Hedi’s work at Dior Homme, from Paris salons to photographing sweaty gigs in Whitechapel, catalysed menswear at warp speed. It became a true epoch, a story that loomed over culture. Aside from establishing Slimane as one of the eminent photographic voices of our time, it spoke of how men’s clothing was not always a prosaic afterthought of women’s (though you’d have to go back to the 17th century for the origin of that, when aristocratic men claimed high heels). What Hedi did was a contemporary rebalancing – writing a timely philosophy via rock heroes like Bowie to create everyday stagewear where life is the performance. Both conceptually and in the quality of make, it was the beginning of how things are today.

Slimane’s designs are fanatical in their detail and they are complemented by the right attitude: forgetting all about them when they’re on. One example: in his debut Saint Laurent womenswear collection, SS13, Hanne Gaby Odiele wore an entirely hand-embellished couture dress you couldn’t even see because a cape was thrown on top. It danced on the breeze with every step. A unique perfume was also mixed for the models to wear that night only. When they slinked past in fringed suede, calf leather and crêpe de Chine, the smell began to hover like a feelgood aura. Slimane’s catwalks have the recognisable feel of chance encounter because the models walk so fast – as if seeing someone incredible looking in the street and a second later they’re gone.

Those fifteen shows were electric, like going to a great gig. There were the front-row rock contingency, both established and emerging (and who know the real deal when they see it). The stadium-like light installations. The 20-minute exclusive soundtracks by Thee Oh Sees, Ty Segall, Liars, Mystic Braves, Sam Flax and Swimmers played through concert-grade audio; a survey of California’s pulsating music scene on a world stage. It was all very fitting for such a beautiful house, with its history of rebellion and culture. Yves had Marrakech, Hedi had California. And throughout Pierre Bergé was a giant of the 20th century, from politics and gay rights to philanthropy.

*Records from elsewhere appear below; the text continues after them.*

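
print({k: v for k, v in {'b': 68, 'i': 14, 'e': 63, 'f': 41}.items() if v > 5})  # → {'b': 68, 'i': 14, 'e': 63, 'f': 41}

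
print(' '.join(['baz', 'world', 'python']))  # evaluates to baz world python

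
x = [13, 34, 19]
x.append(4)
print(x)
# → [13, 34, 19, 4]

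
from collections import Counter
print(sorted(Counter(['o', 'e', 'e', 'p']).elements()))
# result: ['e', 'e', 'o', 'p']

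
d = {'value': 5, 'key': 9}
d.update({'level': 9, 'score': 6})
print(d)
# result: {'value': 5, 'key': 9, 'level': 9, 'score': 6}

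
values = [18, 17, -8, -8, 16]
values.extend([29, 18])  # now [18, 17, -8, -8, 16, 29, 18]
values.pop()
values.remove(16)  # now [18, 17, -8, -8, 29]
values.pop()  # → 29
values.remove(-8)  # [18, 17, -8]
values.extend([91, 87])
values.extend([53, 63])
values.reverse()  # [63, 53, 87, 91, -8, 17, 18]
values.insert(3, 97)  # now [63, 53, 87, 97, 91, -8, 17, 18]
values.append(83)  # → [63, 53, 87, 97, 91, -8, 17, 18, 83]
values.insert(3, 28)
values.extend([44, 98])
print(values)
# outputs [63, 53, 87, 28, 97, 91, -8, 17, 18, 83, 44, 98]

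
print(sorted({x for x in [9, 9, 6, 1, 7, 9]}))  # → [1, 6, 7, 9]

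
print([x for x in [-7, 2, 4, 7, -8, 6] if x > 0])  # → [2, 4, 7, 6]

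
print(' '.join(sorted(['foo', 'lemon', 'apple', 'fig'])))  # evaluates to apple fig foo lemon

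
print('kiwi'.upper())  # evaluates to KIWI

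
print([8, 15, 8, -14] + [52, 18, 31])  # [8, 15, 8, -14, 52, 18, 31]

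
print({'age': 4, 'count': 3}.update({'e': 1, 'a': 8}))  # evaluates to None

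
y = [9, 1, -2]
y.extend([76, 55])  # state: [9, 1, -2, 76, 55]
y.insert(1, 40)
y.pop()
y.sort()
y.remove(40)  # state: [-2, 1, 9, 76]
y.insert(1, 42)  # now [-2, 42, 1, 9, 76]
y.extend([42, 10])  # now [-2, 42, 1, 9, 76, 42, 10]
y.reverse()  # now [10, 42, 76, 9, 1, 42, -2]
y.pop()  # -2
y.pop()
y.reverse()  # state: [1, 9, 76, 42, 10]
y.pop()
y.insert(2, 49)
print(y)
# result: [1, 9, 49, 76, 42]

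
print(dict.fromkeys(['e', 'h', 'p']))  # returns {'e': None, 'h': None, 'p': None}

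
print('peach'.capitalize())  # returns Peach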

Slimane begins work at Celine in February with his first show scheduled for September (SS19). There will be womenswear, menswear, fragrance and the couture finery he’s always excelled at. Though it would be daft to speculate the future, we can muse on what we do know and what it means.

Firstly, let’s address the predictable outrage held by a few during his tenure at Saint Laurent. The concern this time is about the ‘Celine woman’ and what she stands for disappearing. Tell me, what does she stand for? Under Phoebe Philo’s decade-long tenure the brand came to represent an archetype of chicness: a modern woman who wears a £1500 silk shirt with a pair of Stan Smiths. But that was her vision, not Celine’s, which has constantly reinvented itself since 1945 – this is a house that began making bespoke children’s shoes before reinventing as womenswear in the 60s.

Slimane has consistently paid tribute to youth and emerging talent, with all their purity and restless energy, through his work. But that doesn’t mean his collections shouldn’t be analysed on multiple levels: everyone looks good in a Smoking. Charismatic and complex women have always been a part of the journey – from Isabella Blow buying leather Dior Homme tailoring and strutting around like the main event to Joni Mitchell, Kim Gordon, Marianne Faithfull, Courtney Love, Jane Birkin and Juliette Gréco being photographed by Slimane wearing Saint Laurent. All looked sensational, the best version of themselves. He is an exceptional tailor.

Quite fascinatingly, Celine will be one of the few brands producing menswear where the label sewn inside is, or was once, a woman’s name. That too is special.

It should also be recognised how crucial it is Hedi is able to work in the world of fragrance again, for the first time since Dior. At Celine there aren’t any existing perfumes. What he offers will instantly become the house classics, sold at counters for the next 50, 60, 70, 80 years.

Then there is Slimane’s title: Artistic, Creative and Image Director. Good! Give him the lot and all the recognition for it. A vision shouldn’t be quelled, nor should its expression be limited. If only everyone was as panoramic. The fashion landscape would be an infinitely more wondrous place.